3: Video, “Music Appreciation – The Fugue Explained,” featuring Johann Sebastian Bach’s “Little” Fugue in G minor.

The poem’s title, “Deathfugue” (“Todesfuge” in German), offers insight into its larger meaning. Using music and images, this video effectively illustrates what a musical fugue is and how it’s structured. Though Celan’s poem does not follow the structure of a musical fugue precisely, it is useful for students to understand what a fugue is, so that they can understand both why the poet alludes to this classical musical form and how the poem diverges from it.

Suggested Activity: Present students with this definition of a musical fugue from Merriam-Webster: “a musical composition in which one or two themes are repeated or imitated by successively entering voices and contrapuntally developed in a continuous interweaving of the voice parts.” After reviewing and clarifying the definition in class, play the video. Then, ask students to identify the following: What words and phrases does “Deathfugue” repeat? How does the poem interweave these repetitive elements or “voices”? 

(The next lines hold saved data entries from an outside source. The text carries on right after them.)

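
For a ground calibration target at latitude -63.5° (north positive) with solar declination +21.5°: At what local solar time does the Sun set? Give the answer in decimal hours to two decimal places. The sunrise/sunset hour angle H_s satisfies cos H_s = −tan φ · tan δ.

14.52 h

cos H_s = −tan(-63.5°) · tan(21.5°) = 0.7901, so H_s = arccos(0.7901) = 37.81°.
Sunset is at 12 + H_s/15 = 12 + 2.521 = 14.521 h local solar time.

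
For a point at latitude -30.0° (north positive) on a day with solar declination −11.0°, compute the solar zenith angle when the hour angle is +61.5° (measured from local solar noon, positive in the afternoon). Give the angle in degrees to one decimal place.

With φ = -30.0°, δ = -11.0°, H = 61.50°: sin φ sin δ = 0.0954, cos φ cos δ cos H = 0.4056, so cos θ_z = 0.5010.
θ_z = arccos(0.5010) = 59.93°.

59.9°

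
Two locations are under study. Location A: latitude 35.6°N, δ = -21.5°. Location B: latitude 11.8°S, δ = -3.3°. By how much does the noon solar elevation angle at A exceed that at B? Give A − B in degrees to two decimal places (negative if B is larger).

-48.60°

A: 90° − |35.6 − (-21.5)| = 32.90°.
B: 90° − |-11.8 − (-3.3)| = 81.50°.
A − B = 32.90 − 81.50 = -48.60°.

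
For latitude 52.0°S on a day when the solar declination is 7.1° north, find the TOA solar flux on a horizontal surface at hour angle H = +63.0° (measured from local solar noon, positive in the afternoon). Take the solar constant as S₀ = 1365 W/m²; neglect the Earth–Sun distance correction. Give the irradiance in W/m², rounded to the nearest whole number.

cos θ_z = sin(-52.0°) sin(7.1°) + cos(-52.0°) cos(7.1°) cos(63.00°) = -0.0974 + 0.2774 = 0.1800.
Top-of-atmosphere irradiance = S₀ cos θ_z = 1365 × 0.1800 = 245.70 W/m².

246 W/m²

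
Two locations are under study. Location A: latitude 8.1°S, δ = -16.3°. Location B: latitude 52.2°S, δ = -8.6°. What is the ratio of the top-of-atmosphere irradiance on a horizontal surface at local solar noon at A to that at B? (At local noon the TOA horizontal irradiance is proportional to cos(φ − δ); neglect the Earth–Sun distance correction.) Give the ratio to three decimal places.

A: cos θ_z = cos(-8.1° − (-16.3°)) = 0.9898.
B: cos θ_z = cos(-52.2° − (-8.6°)) = 0.7242.
Ratio A/B = 0.9898 / 0.7242 = 1.3667.

1.367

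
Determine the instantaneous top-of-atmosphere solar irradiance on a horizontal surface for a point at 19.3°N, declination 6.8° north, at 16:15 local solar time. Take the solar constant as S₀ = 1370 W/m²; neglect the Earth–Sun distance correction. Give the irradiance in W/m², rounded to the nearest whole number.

Hour angle H = 15° × (16.25 − 12) = 63.75°.
With φ = 19.3°, δ = 6.8°, H = 63.75°: sin φ sin δ = 0.0391, cos φ cos δ cos H = 0.4145, so cos θ_z = 0.4536.
Top-of-atmosphere irradiance = S₀ cos θ_z = 1370 × 0.4536 = 621.43 W/m².

621 W/m²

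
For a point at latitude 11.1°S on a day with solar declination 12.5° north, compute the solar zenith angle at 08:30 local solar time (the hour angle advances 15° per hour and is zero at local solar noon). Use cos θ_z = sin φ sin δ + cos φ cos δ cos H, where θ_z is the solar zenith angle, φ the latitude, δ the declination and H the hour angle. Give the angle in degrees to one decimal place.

Hour angle H = 15° × (8.5 − 12) = -52.50°.
With φ = -11.1°, δ = 12.5°, H = -52.50°: sin φ sin δ = -0.0417, cos φ cos δ cos H = 0.5832, so cos θ_z = 0.5415.
θ_z = arccos(0.5415) = 57.21°.

57.2°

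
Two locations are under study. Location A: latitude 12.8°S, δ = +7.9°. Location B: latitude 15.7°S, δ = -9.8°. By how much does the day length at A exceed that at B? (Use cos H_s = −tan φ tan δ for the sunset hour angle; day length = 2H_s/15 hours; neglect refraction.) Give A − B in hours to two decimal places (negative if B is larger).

A: H_s = arccos(−tan -12.8° · tan 7.9°) = 88.19°, so 2H_s/15 = 11.7587 h.
B: H_s = arccos(−tan -15.7° · tan -9.8°) = 92.78°, so 2H_s/15 = 12.3707 h.
A − B = 11.7587 − 12.3707 = -0.6120 h.

-0.61 h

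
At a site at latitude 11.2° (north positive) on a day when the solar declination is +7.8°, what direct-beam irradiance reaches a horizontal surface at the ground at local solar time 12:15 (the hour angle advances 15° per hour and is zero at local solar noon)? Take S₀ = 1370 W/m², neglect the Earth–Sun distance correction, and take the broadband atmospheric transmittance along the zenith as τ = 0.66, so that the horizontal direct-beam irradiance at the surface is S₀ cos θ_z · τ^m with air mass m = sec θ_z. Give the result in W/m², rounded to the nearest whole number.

899 W/m²

Hour angle H = 15° × (12.25 − 12) = 3.75°.
cos θ_z = sin(11.2°) sin(7.8°) + cos(11.2°) cos(7.8°) cos(3.75°) = 0.0264 + 0.9698 = 0.9962.
Air mass m = 1/cos θ_z = 1/0.9962 = 1.004; τ^m = 0.66^1.004 = 0.6589.
Surface direct beam = 1370 × 0.9962 × 0.6589 = 899.26 W/m².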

Continue with a discussion of the following questions: In what ways do the phrases and rhythms of “Deathfugue” parallel the introduction and repetition of musical themes in a fugue? What kind of counterpoint does the author establish between several contrasting voices and themes—the golden haired Margareta and the ashen haired Shulamith; the power of the Nazi master and the powerlessness of the Jewish speaker; the grave in the sky and the graves being dug? In what ways does the poem’s form differ from or fail to imitate a fugue?  

If you have more time, ask students to write their own poems imitating Celan’s style. Ask them to use repetition and to interweave multiple voices to create a rhythmic, musical piece.